To investigate the quit rate, 250 monks were identified from Cambodian Wats who had completed the smoking cessation programme. These monks were first interviewed about their smoking status, then administered a saliva test. The monks had no prior knowledge that they would be asked for a saliva sample until after they completed the survey questionnaire. Salivary cotinine, a byproduct of nicotine and marker of smoking status,2 was collected using the Orasure oral specimen collection device and analysed using the microplatte enzyme immunoassay technique by the Pasteur Institute in Phnom Penh. A salivary cotinine concentration greater than the cut off3 of 10 ng/ml determined “current smoking” status.
Out of the 250 monks, 224 (89.6%) reported themselves as non-smokers, whereas only 12 monks (5.3% false positives) had levels above the cut off. Upon follow up, five of these monks explained that they do smoke, but felt obliged to report themselves as non-smokers during the survey. The remaining seven monks said that they chew tobacco,2 denied reporting themselves as non-smokers,2 denied ever smoking,2 or were lost for follow up.1 This represents a concordance of 94.6% and a κ statistic1 specifying that this study is a good (κ = 0.598, SE = 0.081, p = 0.000) predictor of the monk self report quit rate (table 1).
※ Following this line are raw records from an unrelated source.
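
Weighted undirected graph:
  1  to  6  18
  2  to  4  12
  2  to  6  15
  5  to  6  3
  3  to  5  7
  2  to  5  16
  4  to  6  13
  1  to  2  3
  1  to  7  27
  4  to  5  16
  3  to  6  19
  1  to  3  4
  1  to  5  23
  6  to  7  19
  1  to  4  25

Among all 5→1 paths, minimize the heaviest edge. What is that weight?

7

Checking several routes:
5 -> 6 -> 4 -> 2 -> 1: max(3, 13, 12, 3) = 13
5 -> 2 -> 1: max(16, 3) = 16
5 -> 4 -> 2 -> 1: max(16, 12, 3) = 16
5 -> 4 -> 6 -> 2 -> 1: max(16, 13, 15, 3) = 16
5 -> 6 -> 2 -> 1: max(3, 15, 3) = 15
5 -> 3 -> 1: max(7, 4) = 7
Best route has worst link 7.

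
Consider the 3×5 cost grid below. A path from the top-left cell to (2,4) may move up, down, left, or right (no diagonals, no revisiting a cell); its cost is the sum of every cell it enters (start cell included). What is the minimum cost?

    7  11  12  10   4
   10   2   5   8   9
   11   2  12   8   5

45

One optimal route is (0,0) (1,0) (1,1) (1,2) (1,3) (2,3) (2,4).
Its cost is 7 + 10 + 2 + 5 + 8 + 8 + 5 = 45.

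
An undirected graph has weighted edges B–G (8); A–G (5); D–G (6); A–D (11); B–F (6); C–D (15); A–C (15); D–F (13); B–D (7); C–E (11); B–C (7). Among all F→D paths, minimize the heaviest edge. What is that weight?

A few of the F→D routes:
F - B - D: max(6, 7) = 7
F - D: max(13) = 13
F - B - G - D: max(6, 8, 6) = 8
F - B - G - A - D: max(6, 8, 5, 11) = 11
Best route has worst link 7.

7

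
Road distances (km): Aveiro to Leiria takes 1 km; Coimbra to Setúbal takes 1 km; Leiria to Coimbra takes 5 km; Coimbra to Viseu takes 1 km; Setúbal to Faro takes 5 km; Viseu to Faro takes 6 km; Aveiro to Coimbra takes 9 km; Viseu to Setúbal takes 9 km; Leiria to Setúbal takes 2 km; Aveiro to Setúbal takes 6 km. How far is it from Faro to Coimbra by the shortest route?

Checking several routes:
Faro→Setúbal→Viseu→Coimbra: 5 + 9 + 1 = 15
Faro→Setúbal→Coimbra: 5 + 1 = 6
Faro→Viseu→Setúbal→Coimbra: 6 + 9 + 1 = 16
Faro→Setúbal→Leiria→Coimbra: 5 + 2 + 5 = 12
Faro→Viseu→Coimbra: 6 + 1 = 7
The minimum is 6 km.

6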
The high level of discipline and motivation among the Smoke Free Buddhist Monk quit programme is not unique to Cambodia. Any smoking cessation programme can achieve similar results with a strong peer support network, frequent motivational monitoring, and a firm quit date. Although many of the Buddhist monks had low cigarette consumption levels before they quit, this study demonstrates the success and simplicity of “natural” quit programmes; the Buddhist monks in this study did not rely on chemical or medicinal methods to stop smoking. They are merely a highly disciplined group of smokers who used available resources to stop smoking.